Avoiding Long-Term Unemployment

By Joe Stein

Avoiding Long-Term Unemployment

A couple of years ago in these pages, I wrote about what a Job Seeker could do to overcome their long-term unemployment.  Since then, the economy may have improved, but if so, only marginally.  The issue of people being long-term unemployed is as serious as ever.

Amazingly, the federal unemployment numbers revealed that around 40% of the unemployed would be considered long-term. This means they have been out of work more than twenty-seven weeks. For example, in Buffalo-Niagara Falls, the long-term unemployed by percentage is 44.3% with 29.5% being out for over one year. This does not account for all the people who have “given up” and withdrawn from the labor market, and therefore are not counted by the government as unemployed.

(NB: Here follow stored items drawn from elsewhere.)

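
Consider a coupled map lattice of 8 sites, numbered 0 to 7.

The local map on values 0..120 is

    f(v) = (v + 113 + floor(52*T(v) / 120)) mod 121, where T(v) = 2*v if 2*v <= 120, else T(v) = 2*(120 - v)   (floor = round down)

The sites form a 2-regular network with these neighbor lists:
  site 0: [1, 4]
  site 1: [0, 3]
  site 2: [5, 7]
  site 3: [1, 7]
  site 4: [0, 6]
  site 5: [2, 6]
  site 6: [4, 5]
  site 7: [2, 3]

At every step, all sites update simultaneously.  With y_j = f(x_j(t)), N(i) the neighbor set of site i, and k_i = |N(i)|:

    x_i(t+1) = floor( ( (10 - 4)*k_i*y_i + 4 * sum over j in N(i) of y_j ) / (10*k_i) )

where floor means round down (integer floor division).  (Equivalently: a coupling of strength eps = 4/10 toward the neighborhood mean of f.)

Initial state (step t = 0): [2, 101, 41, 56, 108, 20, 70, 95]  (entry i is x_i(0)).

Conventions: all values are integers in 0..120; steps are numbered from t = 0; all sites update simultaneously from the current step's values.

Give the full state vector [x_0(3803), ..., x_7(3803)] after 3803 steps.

Simulating step by step:
t=0: [2, 101, 41, 56, 108, 20, 70, 95]
t=1: [113, 107, 68, 101, 110, 52, 90, 97]
t=2: [110, 110, 102, 109, 109, 96, 104, 107]
t=3: [110, 110, 109, 110, 109, 108, 109, 109]
t=4: [110, 110, 110, 110, 110, 110, 110, 110]
t=5: [110, 110, 110, 110, 110, 110, 110, 110]

Answer: [110, 110, 110, 110, 110, 110, 110, 110]
Key observation: The state at step 4, [110, 110, 110, 110, 110, 110, 110, 110], reappears at step 5: the system is in a cycle of period 1 from step 4 on.  Therefore the state at step 3803 equals the state at step 4 + ((3803 - 4) mod 1) = 4, which is [110, 110, 110, 110, 110, 110, 110, 110].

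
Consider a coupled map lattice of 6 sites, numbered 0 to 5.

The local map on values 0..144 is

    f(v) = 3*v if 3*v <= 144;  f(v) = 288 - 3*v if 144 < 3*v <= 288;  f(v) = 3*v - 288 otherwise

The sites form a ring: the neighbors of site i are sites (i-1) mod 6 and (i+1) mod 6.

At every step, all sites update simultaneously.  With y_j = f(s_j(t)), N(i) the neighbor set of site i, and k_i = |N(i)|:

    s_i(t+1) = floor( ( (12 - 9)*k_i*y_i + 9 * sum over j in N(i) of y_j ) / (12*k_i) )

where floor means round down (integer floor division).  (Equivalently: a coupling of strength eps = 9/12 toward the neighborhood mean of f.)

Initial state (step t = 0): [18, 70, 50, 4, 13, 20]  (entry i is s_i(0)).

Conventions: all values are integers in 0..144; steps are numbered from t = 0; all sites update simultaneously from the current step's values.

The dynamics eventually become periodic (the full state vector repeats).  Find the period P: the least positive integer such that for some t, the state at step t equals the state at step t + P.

Simulating step by step:
t=0: [18, 70, 50, 4, 13, 20]
t=1: [65, 91, 68, 69, 36, 49]
t=2: [81, 70, 57, 92, 110, 110]
t=3: [56, 80, 63, 62, 30, 43]
t=4: [96, 94, 81, 96, 109, 111]
t=5: [19, 18, 13, 31, 26, 25]
t=6: [62, 49, 64, 67, 82, 69]
t=7: [108, 109, 109, 73, 73, 74]
t=8: [48, 37, 50, 57, 67, 55]
t=9: [123, 133, 120, 113, 111, 117]
t=10: [85, 85, 78, 56, 54, 63]
t=11: [57, 40, 70, 97, 113, 84]
t=12: [87, 103, 65, 49, 27, 72]
t=13: [41, 50, 84, 100, 100, 58]
t=14: [125, 94, 65, 21, 50, 79]
t=15: [43, 69, 49, 102, 77, 97]
t=16: [63, 121, 72, 78, 22, 70]
t=17: [82, 82, 66, 65, 66, 81]
t=18: [43, 60, 73, 90, 74, 60]
t=19: [113, 101, 64, 55, 63, 100]
t=20: [22, 58, 75, 103, 75, 59]
t=21: [100, 76, 66, 52, 65, 76]
t=22: [48, 53, 94, 101, 95, 54]
t=23: [131, 88, 55, 7, 53, 86]
t=24: [46, 91, 47, 99, 51, 95]
t=25: [41, 108, 44, 105, 38, 103]
t=26: [52, 104, 56, 99, 46, 94]
t=27: [44, 100, 42, 99, 40, 102]
t=28: [44, 99, 39, 94, 40, 99]
t=29: [39, 95, 34, 90, 35, 96]
t=30: [30, 82, 33, 82, 33, 83]
t=31: [52, 81, 56, 84, 55, 80]
t=32: [67, 105, 60, 100, 62, 107]
t=33: [44, 79, 41, 81, 42, 79]
t=34: [71, 108, 66, 104, 67, 109]
t=35: [46, 70, 45, 72, 45, 70]
t=36: [93, 121, 90, 119, 90, 121]
t=37: [58, 28, 58, 30, 58, 28]
t=38: [91, 106, 93, 108, 93, 106]
t=39: [26, 16, 27, 15, 27, 16]
t=40: [55, 71, 55, 72, 55, 71]
t=41: [87, 111, 85, 110, 85, 111]
t=42: [40, 33, 40, 35, 40, 33]
t=43: [104, 114, 106, 116, 106, 114]
t=44: [46, 33, 50, 37, 50, 33]
t=45: [108, 128, 113, 131, 113, 128]
t=46: [81, 56, 88, 64, 88, 56]
t=47: [101, 55, 87, 42, 87, 55]
t=48: [96, 46, 100, 51, 100, 46]
t=49: [103, 39, 105, 42, 105, 39]
t=50: [93, 47, 97, 51, 97, 47]
t=51: [108, 39, 104, 36, 104, 39]
t=52: [96, 51, 90, 45, 90, 51]
t=53: [101, 40, 105, 47, 105, 40]
t=54: [93, 45, 104, 55, 104, 45]
t=55: [103, 46, 102, 48, 102, 46]
t=56: [108, 49, 110, 49, 110, 49]
t=57: [114, 64, 116, 66, 116, 64]
t=58: [85, 66, 84, 67, 84, 66]
t=59: [75, 48, 75, 48, 75, 48]
t=60: [123, 83, 123, 83, 123, 83]
t=61: [49, 70, 49, 70, 49, 70]
t=62: [93, 125, 93, 125, 93, 125]
t=63: [67, 28, 67, 28, 67, 28]
t=64: [84, 86, 84, 86, 84, 86]
t=65: [31, 34, 31, 34, 31, 34]
t=66: [99, 95, 99, 95, 99, 95]
t=67: [4, 7, 4, 7, 4, 7]
t=68: [18, 14, 18, 14, 18, 14]
t=69: [45, 51, 45, 51, 45, 51]
t=70: [135, 135, 135, 135, 135, 135]
t=71: [117, 117, 117, 117, 117, 117]
t=72: [63, 63, 63, 63, 63, 63]
t=73: [99, 99, 99, 99, 99, 99]
t=74: [9, 9, 9, 9, 9, 9]
t=75: [27, 27, 27, 27, 27, 27]
t=76: [81, 81, 81, 81, 81, 81]
t=77: [45, 45, 45, 45, 45, 45]
t=78: [135, 135, 135, 135, 135, 135]

Answer: 8
Key observation: The state at step 70, [135, 135, 135, 135, 135, 135], reappears at step 78 — and no state repeats earlier — so the cycle the system enters has period 8.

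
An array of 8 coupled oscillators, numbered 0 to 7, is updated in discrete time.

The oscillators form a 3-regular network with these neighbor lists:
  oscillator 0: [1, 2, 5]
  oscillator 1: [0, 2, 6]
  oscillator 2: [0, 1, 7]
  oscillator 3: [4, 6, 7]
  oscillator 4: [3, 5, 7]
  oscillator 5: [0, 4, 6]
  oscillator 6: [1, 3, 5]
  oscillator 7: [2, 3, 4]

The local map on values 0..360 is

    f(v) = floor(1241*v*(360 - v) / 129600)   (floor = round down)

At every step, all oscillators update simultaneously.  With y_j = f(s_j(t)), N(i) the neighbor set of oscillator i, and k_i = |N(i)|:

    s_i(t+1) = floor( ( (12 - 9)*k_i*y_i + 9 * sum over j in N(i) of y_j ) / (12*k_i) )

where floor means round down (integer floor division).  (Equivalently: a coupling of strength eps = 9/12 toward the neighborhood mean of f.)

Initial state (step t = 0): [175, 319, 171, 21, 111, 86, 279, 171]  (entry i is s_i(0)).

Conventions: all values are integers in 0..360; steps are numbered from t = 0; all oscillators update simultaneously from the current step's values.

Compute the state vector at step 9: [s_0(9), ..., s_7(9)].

Simulating step by step:
t=0: [175, 319, 171, 21, 111, 86, 279, 171]
t=1: [242, 240, 263, 214, 216, 253, 158, 237]
t=2: [262, 274, 267, 295, 283, 283, 284, 279]
t=3: [228, 228, 230, 203, 203, 216, 205, 211]
t=4: [289, 291, 290, 303, 302, 298, 298, 299]
t=5: [189, 189, 189, 170, 170, 178, 177, 175]
t=6: [309, 309, 309, 309, 309, 309, 309, 309]
t=7: [150, 150, 150, 150, 150, 150, 150, 150]
t=8: [301, 301, 301, 301, 301, 301, 301, 301]
t=9: [170, 170, 170, 170, 170, 170, 170, 170]

Answer: [170, 170, 170, 170, 170, 170, 170, 170]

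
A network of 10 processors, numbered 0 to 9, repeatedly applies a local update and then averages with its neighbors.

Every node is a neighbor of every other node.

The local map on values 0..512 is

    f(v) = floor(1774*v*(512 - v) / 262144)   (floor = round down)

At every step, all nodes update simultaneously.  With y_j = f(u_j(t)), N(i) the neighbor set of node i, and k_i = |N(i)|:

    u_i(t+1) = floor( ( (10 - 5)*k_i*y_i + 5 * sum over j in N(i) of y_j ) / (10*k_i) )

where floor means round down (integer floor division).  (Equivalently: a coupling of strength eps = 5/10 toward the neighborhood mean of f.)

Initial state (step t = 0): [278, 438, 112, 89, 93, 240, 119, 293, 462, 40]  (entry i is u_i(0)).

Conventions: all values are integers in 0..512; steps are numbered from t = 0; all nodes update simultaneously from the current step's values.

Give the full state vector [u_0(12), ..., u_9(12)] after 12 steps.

Answer: [441, 441, 441, 441, 441, 441, 441, 441, 441, 441]

Derivation:
t=0: [278, 438, 112, 89, 93, 240, 119, 293, 462, 40]
t=1: [359, 261, 298, 276, 280, 360, 304, 356, 233, 220]
t=2: [396, 428, 423, 427, 426, 396, 421, 398, 426, 424]
t=3: [286, 256, 261, 257, 258, 286, 263, 285, 258, 260]
t=4: [439, 442, 442, 442, 442, 439, 442, 439, 442, 442]
t=5: [213, 210, 210, 210, 210, 213, 210, 213, 210, 210]
t=6: [429, 429, 429, 429, 429, 429, 429, 429, 429, 429]
t=7: [240, 240, 240, 240, 240, 240, 240, 240, 240, 240]
t=8: [441, 441, 441, 441, 441, 441, 441, 441, 441, 441]
t=9: [211, 211, 211, 211, 211, 211, 211, 211, 211, 211]
t=10: [429, 429, 429, 429, 429, 429, 429, 429, 429, 429]
t=11: [240, 240, 240, 240, 240, 240, 240, 240, 240, 240]
t=12: [441, 441, 441, 441, 441, 441, 441, 441, 441, 441]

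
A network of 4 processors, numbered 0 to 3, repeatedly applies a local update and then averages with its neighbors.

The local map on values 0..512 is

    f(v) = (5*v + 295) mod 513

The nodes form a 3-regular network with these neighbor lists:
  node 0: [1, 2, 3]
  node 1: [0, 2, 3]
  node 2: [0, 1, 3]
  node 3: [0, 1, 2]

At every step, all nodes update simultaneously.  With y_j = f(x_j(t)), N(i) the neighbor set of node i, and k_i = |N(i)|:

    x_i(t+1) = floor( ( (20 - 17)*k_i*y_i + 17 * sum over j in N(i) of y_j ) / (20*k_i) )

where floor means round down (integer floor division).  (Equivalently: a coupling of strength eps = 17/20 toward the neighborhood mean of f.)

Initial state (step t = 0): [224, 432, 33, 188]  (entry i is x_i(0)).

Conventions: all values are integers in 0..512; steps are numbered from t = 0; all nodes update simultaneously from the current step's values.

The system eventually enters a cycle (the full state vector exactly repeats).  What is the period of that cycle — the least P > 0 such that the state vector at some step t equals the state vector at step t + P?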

These statistics reflect how important it is when unemployed to find new employment as quickly as possible.  I know that may seem completely obvious, but I encounter people all the time that appear to be holding out for something better than what the market has in front of them at the moment.  The statistics show that, in this economy, the longer a person is unemployed, the harder it will probably be to find a new job.

Why is avoiding long-term unemployment so important?  Besides the obvious of a much needed paycheck, it can be an important piece of your job search strategy.  There have been quite a few news reports regarding job advertisements explicitly stating that the unemployed will not be considered. Even Congress has discussed getting involved and banning this as a method of discrimination.  The reality is that this type of overt exclusion is rare, most likely eliminating the long-term unemployed by Hiring Managers occurs much more discretely.

• Some employers avoid those who have been unemployed for an extended period of time due to concerns that the absence may be an indication of your quality.  There may also be a perception that perhaps you have not been doing all that you needed to do to regain employment.

• In some instances, your knowledge may erode if you are out an extended period of time.  This is especially true in areas such as Information Technology, machine operating, and equipment repair.  A person in this situation will need to stress how he or she was able to keep their skill set current during the employment gap.

• Hiring Managers may wonder what you have been doing during this time.  This may seem absurd to someone who has been unemployed, but there may be some thought that the unemployment was a form of a “vacation”, especially with the extended jobless benefits that have been made available.  You can help resolve this misperception by filling the gap in employment not only with additional training as noted above, but also with volunteer work.

• A Hiring Manager may have the perception that you will be bitter due to your long-term unemployment.  The thought being that the economy and your personal situation has made you negative and/or bitter.  You can help address this by stressing how ready you are to positively make a contribution to the company.  I recommend that you also never become negative regarding your former employer, or even the economy as a whole.

The following are some items to consider that may help assist you in avoiding long-term unemployment.  The focus of this list will be geared toward regaining employment as soon as possible.  For a variety of reasons, this can be a winning strategy.

• Know Your Situation – Be keenly aware of your current employer’s financial situation and where you stand politically in the organization.  If you feel there is risk, then determine (on your terms) whether you should leave prior to being told your position has been eliminated.  Do not become paralyzed by complacency or your desire to avoid change.  If you need to move on in your career, do it prior to being forced into the decision.

• Perpetual Search – In today’s economy, you should be in a perpetual job search mode. This may not mean that you are actively completing applications or submitting Resumes, but it does mean to be aware of opportunities that arise in your field.  You should be constantly networking to build up your contacts for leads, referrals, and references.

• Be Prepared – Avoid any delays and have your Cover Letter Template and Resume always ready to go.  Complete these documents prior to needing them, and review them every couple of months to determine if updating is needed.  The last thing you want to do if starting unemployment is to wait a few weeks to create these documents, or to rush forward with items that are below your standard.

• Start Immediately – If you find yourself unemployed, think very carefully about whether you want to take any time off, for any reason, before starting your job search.  This includes vacations, time to recharge your batteries, or spending the summer with your kids. All may be very valid reasons, but may negatively impact your ability to land a position once you decide to start your search.

• Realistic Expectations – Start your search by being acutely self-aware of your skills, education, and experience and how it relates to the job market.  So many times, people “pass” on opportunities in front of them because it is below the level where they were last at, only to find out over time that it was going to be their best offer.  Don’t forget that you can always accept the position, and then (over time) re-enter the job market with the benefit of being currently employed.

Long-term unemployment is a real issue, both for the impacted individuals and the U.S. economy as a whole.  While there are ways to overcome this situation, the most obvious one is to attempt to avoid the situation altogether.  If you are in a situation where you are concerned about your current job status or beginning unemployment, then take steps to improve your chances of landing a position quickly.

As always, best of luck in your job search!